I realized I had this whole fantasy about the fieldworkers picking, picking, and they see the huge strawberry and bring it to her, to honor her, as the goddess she is. In this silly version, they have a special pillow they carry it on.
Not sure why that makes me cry tonight. I guess the things a person can take for granted. That was normal life I thought would continue for way longer.
Going to the strawberry stand, seeing the mega strawberry, seeing workers in the field. Deciding how many boxes we could eat. Eating a few on the way home. Are these as good as last time. They’re less sweet, but they have a really good flavor.

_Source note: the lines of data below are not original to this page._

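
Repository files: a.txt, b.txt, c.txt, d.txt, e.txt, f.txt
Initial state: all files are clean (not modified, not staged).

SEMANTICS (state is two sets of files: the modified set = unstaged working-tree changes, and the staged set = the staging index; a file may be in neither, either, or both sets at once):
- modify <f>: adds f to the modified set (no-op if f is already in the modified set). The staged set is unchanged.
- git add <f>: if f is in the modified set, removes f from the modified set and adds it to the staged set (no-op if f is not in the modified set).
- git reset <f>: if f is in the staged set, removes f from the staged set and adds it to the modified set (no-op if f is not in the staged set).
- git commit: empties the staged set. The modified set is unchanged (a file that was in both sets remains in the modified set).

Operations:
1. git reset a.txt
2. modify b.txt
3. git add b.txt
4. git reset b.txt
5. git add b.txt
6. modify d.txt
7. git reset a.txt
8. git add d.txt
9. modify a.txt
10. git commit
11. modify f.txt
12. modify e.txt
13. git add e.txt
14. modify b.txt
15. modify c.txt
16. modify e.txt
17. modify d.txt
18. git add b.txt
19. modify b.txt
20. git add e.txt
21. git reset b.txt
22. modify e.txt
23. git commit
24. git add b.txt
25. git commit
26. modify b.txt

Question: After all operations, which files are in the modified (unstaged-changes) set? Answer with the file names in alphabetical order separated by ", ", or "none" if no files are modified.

Answer: a.txt, b.txt, c.txt, d.txt, e.txt, f.txt

Derivation:
After op 1 (git reset a.txt): modified={none} staged={none}
After op 2 (modify b.txt): modified={b.txt} staged={none}
After op 3 (git add b.txt): modified={none} staged={b.txt}
After op 4 (git reset b.txt): modified={b.txt} staged={none}
After op 5 (git add b.txt): modified={none} staged={b.txt}
After op 6 (modify d.txt): modified={d.txt} staged={b.txt}
After op 7 (git reset a.txt): modified={d.txt} staged={b.txt}
After op 8 (git add d.txt): modified={none} staged={b.txt, d.txt}
After op 9 (modify a.txt): modified={a.txt} staged={b.txt, d.txt}
After op 10 (git commit): modified={a.txt} staged={none}
After op 11 (modify f.txt): modified={a.txt, f.txt} staged={none}
After op 12 (modify e.txt): modified={a.txt, e.txt, f.txt} staged={none}
After op 13 (git add e.txt): modified={a.txt, f.txt} staged={e.txt}
After op 14 (modify b.txt): modified={a.txt, b.txt, f.txt} staged={e.txt}
After op 15 (modify c.txt): modified={a.txt, b.txt, c.txt, f.txt} staged={e.txt}
After op 16 (modify e.txt): modified={a.txt, b.txt, c.txt, e.txt, f.txt} staged={e.txt}
After op 17 (modify d.txt): modified={a.txt, b.txt, c.txt, d.txt, e.txt, f.txt} staged={e.txt}
After op 18 (git add b.txt): modified={a.txt, c.txt, d.txt, e.txt, f.txt} staged={b.txt, e.txt}
After op 19 (modify b.txt): modified={a.txt, b.txt, c.txt, d.txt, e.txt, f.txt} staged={b.txt, e.txt}
After op 20 (git add e.txt): modified={a.txt, b.txt, c.txt, d.txt, f.txt} staged={b.txt, e.txt}
After op 21 (git reset b.txt): modified={a.txt, b.txt, c.txt, d.txt, f.txt} staged={e.txt}
After op 22 (modify e.txt): modified={a.txt, b.txt, c.txt, d.txt, e.txt, f.txt} staged={e.txt}
After op 23 (git commit): modified={a.txt, b.txt, c.txt, d.txt, e.txt, f.txt} staged={none}
After op 24 (git add b.txt): modified={a.txt, c.txt, d.txt, e.txt, f.txt} staged={b.txt}
After op 25 (git commit): modified={a.txt, c.txt, d.txt, e.txt, f.txt} staged={none}
After op 26 (modify b.txt): modified={a.txt, b.txt, c.txt, d.txt, e.txt, f.txt} staged={none}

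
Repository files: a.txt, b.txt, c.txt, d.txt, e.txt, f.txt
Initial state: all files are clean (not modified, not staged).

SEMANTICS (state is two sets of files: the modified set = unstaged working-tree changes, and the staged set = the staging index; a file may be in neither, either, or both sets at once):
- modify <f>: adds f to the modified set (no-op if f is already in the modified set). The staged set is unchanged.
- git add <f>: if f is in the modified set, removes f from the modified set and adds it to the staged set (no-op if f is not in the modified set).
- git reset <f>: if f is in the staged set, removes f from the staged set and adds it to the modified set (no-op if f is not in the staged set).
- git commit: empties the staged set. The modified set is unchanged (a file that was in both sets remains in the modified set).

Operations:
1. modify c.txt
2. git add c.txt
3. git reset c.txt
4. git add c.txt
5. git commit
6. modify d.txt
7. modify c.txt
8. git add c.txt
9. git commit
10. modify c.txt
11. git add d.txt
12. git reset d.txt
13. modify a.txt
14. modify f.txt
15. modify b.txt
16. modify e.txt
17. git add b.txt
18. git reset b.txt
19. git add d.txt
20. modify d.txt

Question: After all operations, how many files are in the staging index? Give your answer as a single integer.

After op 1 (modify c.txt): modified={c.txt} staged={none}
After op 2 (git add c.txt): modified={none} staged={c.txt}
After op 3 (git reset c.txt): modified={c.txt} staged={none}
After op 4 (git add c.txt): modified={none} staged={c.txt}
After op 5 (git commit): modified={none} staged={none}
After op 6 (modify d.txt): modified={d.txt} staged={none}
After op 7 (modify c.txt): modified={c.txt, d.txt} staged={none}
After op 8 (git add c.txt): modified={d.txt} staged={c.txt}
After op 9 (git commit): modified={d.txt} staged={none}
After op 10 (modify c.txt): modified={c.txt, d.txt} staged={none}
After op 11 (git add d.txt): modified={c.txt} staged={d.txt}
After op 12 (git reset d.txt): modified={c.txt, d.txt} staged={none}
After op 13 (modify a.txt): modified={a.txt, c.txt, d.txt} staged={none}
After op 14 (modify f.txt): modified={a.txt, c.txt, d.txt, f.txt} staged={none}
After op 15 (modify b.txt): modified={a.txt, b.txt, c.txt, d.txt, f.txt} staged={none}
After op 16 (modify e.txt): modified={a.txt, b.txt, c.txt, d.txt, e.txt, f.txt} staged={none}
After op 17 (git add b.txt): modified={a.txt, c.txt, d.txt, e.txt, f.txt} staged={b.txt}
After op 18 (git reset b.txt): modified={a.txt, b.txt, c.txt, d.txt, e.txt, f.txt} staged={none}
After op 19 (git add d.txt): modified={a.txt, b.txt, c.txt, e.txt, f.txt} staged={d.txt}
After op 20 (modify d.txt): modified={a.txt, b.txt, c.txt, d.txt, e.txt, f.txt} staged={d.txt}
Final staged set: {d.txt} -> count=1

Answer: 1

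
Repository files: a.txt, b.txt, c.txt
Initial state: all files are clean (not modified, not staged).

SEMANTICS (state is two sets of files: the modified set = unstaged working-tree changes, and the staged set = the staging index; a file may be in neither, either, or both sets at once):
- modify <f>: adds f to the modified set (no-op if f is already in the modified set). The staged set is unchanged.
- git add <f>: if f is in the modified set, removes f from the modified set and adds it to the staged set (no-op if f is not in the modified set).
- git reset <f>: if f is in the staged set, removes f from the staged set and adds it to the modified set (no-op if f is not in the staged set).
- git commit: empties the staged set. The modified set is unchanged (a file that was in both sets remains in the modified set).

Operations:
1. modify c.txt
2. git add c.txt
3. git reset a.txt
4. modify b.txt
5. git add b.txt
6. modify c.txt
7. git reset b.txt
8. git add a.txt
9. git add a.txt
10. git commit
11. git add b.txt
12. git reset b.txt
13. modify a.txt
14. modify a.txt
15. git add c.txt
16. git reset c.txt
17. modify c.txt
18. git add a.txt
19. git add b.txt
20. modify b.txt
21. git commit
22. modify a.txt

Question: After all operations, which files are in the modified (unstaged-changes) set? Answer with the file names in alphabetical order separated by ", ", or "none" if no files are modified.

Answer: a.txt, b.txt, c.txt

Derivation:
After op 1 (modify c.txt): modified={c.txt} staged={none}
After op 2 (git add c.txt): modified={none} staged={c.txt}
After op 3 (git reset a.txt): modified={none} staged={c.txt}
After op 4 (modify b.txt): modified={b.txt} staged={c.txt}
After op 5 (git add b.txt): modified={none} staged={b.txt, c.txt}
After op 6 (modify c.txt): modified={c.txt} staged={b.txt, c.txt}
After op 7 (git reset b.txt): modified={b.txt, c.txt} staged={c.txt}
After op 8 (git add a.txt): modified={b.txt, c.txt} staged={c.txt}
After op 9 (git add a.txt): modified={b.txt, c.txt} staged={c.txt}
After op 10 (git commit): modified={b.txt, c.txt} staged={none}
After op 11 (git add b.txt): modified={c.txt} staged={b.txt}
After op 12 (git reset b.txt): modified={b.txt, c.txt} staged={none}
After op 13 (modify a.txt): modified={a.txt, b.txt, c.txt} staged={none}
After op 14 (modify a.txt): modified={a.txt, b.txt, c.txt} staged={none}
After op 15 (git add c.txt): modified={a.txt, b.txt} staged={c.txt}
After op 16 (git reset c.txt): modified={a.txt, b.txt, c.txt} staged={none}
After op 17 (modify c.txt): modified={a.txt, b.txt, c.txt} staged={none}
After op 18 (git add a.txt): modified={b.txt, c.txt} staged={a.txt}
After op 19 (git add b.txt): modified={c.txt} staged={a.txt, b.txt}
After op 20 (modify b.txt): modified={b.txt, c.txt} staged={a.txt, b.txt}
After op 21 (git commit): modified={b.txt, c.txt} staged={none}
After op 22 (modify a.txt): modified={a.txt, b.txt, c.txt} staged={none}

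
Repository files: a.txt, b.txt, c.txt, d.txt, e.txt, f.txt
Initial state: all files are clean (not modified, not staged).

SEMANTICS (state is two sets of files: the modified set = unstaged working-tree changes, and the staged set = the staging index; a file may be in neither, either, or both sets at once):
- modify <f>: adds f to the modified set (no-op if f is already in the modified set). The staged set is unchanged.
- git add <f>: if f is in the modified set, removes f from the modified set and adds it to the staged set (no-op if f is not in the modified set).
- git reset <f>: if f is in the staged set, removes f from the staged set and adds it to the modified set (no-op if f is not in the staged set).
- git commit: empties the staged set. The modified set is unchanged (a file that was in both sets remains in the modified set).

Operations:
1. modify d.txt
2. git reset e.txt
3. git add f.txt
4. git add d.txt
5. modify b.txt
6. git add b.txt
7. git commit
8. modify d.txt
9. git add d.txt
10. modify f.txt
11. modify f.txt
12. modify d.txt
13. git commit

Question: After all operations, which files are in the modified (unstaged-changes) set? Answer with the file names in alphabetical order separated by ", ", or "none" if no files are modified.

After op 1 (modify d.txt): modified={d.txt} staged={none}
After op 2 (git reset e.txt): modified={d.txt} staged={none}
After op 3 (git add f.txt): modified={d.txt} staged={none}
After op 4 (git add d.txt): modified={none} staged={d.txt}
After op 5 (modify b.txt): modified={b.txt} staged={d.txt}
After op 6 (git add b.txt): modified={none} staged={b.txt, d.txt}
After op 7 (git commit): modified={none} staged={none}
After op 8 (modify d.txt): modified={d.txt} staged={none}
After op 9 (git add d.txt): modified={none} staged={d.txt}
After op 10 (modify f.txt): modified={f.txt} staged={d.txt}
After op 11 (modify f.txt): modified={f.txt} staged={d.txt}
After op 12 (modify d.txt): modified={d.txt, f.txt} staged={d.txt}
After op 13 (git commit): modified={d.txt, f.txt} staged={none}

Answer: d.txt, f.txt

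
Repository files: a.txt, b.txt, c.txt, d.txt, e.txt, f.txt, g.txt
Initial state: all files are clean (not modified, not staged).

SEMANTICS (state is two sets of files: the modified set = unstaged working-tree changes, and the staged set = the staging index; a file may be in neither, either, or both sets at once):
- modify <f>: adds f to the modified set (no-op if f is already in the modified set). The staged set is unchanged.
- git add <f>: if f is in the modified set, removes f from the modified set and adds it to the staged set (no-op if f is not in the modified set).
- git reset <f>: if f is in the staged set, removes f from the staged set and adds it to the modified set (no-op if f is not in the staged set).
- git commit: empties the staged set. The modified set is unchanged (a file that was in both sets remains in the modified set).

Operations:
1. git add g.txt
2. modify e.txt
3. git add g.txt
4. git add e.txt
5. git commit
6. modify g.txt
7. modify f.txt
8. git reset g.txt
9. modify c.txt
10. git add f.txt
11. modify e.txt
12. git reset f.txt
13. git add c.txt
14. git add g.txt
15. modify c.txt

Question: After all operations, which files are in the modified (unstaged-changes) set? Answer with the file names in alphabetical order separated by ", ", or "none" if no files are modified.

After op 1 (git add g.txt): modified={none} staged={none}
After op 2 (modify e.txt): modified={e.txt} staged={none}
After op 3 (git add g.txt): modified={e.txt} staged={none}
After op 4 (git add e.txt): modified={none} staged={e.txt}
After op 5 (git commit): modified={none} staged={none}
After op 6 (modify g.txt): modified={g.txt} staged={none}
After op 7 (modify f.txt): modified={f.txt, g.txt} staged={none}
After op 8 (git reset g.txt): modified={f.txt, g.txt} staged={none}
After op 9 (modify c.txt): modified={c.txt, f.txt, g.txt} staged={none}
After op 10 (git add f.txt): modified={c.txt, g.txt} staged={f.txt}
After op 11 (modify e.txt): modified={c.txt, e.txt, g.txt} staged={f.txt}
After op 12 (git reset f.txt): modified={c.txt, e.txt, f.txt, g.txt} staged={none}
After op 13 (git add c.txt): modified={e.txt, f.txt, g.txt} staged={c.txt}
After op 14 (git add g.txt): modified={e.txt, f.txt} staged={c.txt, g.txt}
After op 15 (modify c.txt): modified={c.txt, e.txt, f.txt} staged={c.txt, g.txt}

Answer: c.txt, e.txt, f.txt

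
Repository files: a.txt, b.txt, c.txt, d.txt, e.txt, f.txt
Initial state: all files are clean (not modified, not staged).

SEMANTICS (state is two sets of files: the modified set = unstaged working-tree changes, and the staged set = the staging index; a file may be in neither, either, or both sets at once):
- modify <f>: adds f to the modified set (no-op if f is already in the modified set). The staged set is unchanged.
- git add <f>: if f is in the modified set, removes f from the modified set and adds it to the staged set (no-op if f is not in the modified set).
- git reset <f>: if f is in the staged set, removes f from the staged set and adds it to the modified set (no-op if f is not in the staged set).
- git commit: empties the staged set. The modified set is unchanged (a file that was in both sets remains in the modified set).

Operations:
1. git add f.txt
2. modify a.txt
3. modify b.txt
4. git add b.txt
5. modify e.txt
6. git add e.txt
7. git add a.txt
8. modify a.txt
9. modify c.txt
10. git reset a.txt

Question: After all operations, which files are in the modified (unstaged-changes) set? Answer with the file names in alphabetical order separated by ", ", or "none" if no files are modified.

After op 1 (git add f.txt): modified={none} staged={none}
After op 2 (modify a.txt): modified={a.txt} staged={none}
After op 3 (modify b.txt): modified={a.txt, b.txt} staged={none}
After op 4 (git add b.txt): modified={a.txt} staged={b.txt}
After op 5 (modify e.txt): modified={a.txt, e.txt} staged={b.txt}
After op 6 (git add e.txt): modified={a.txt} staged={b.txt, e.txt}
After op 7 (git add a.txt): modified={none} staged={a.txt, b.txt, e.txt}
After op 8 (modify a.txt): modified={a.txt} staged={a.txt, b.txt, e.txt}
After op 9 (modify c.txt): modified={a.txt, c.txt} staged={a.txt, b.txt, e.txt}
After op 10 (git reset a.txt): modified={a.txt, c.txt} staged={b.txt, e.txt}

Answer: a.txt, c.txt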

My parents met working in the fields. My homeland is part of me. But I never know when I’ll go there again.
I imagine–to feel the ocean breeze and smell the plants there, I would flop on the ground and cry so many tears into it. I would not be an appropriate visitor. I would be full on not appropriate, emoting about the lost mom, which means losing everything.
Ignore the fat woman face down, weeping into the earth by the roadside. Please continue doing capitalism like normal. Keep driving–there is nothing to see here.
But the long-haired Asian-American spouse is standing there, waiting, loving–ready to stand there a while.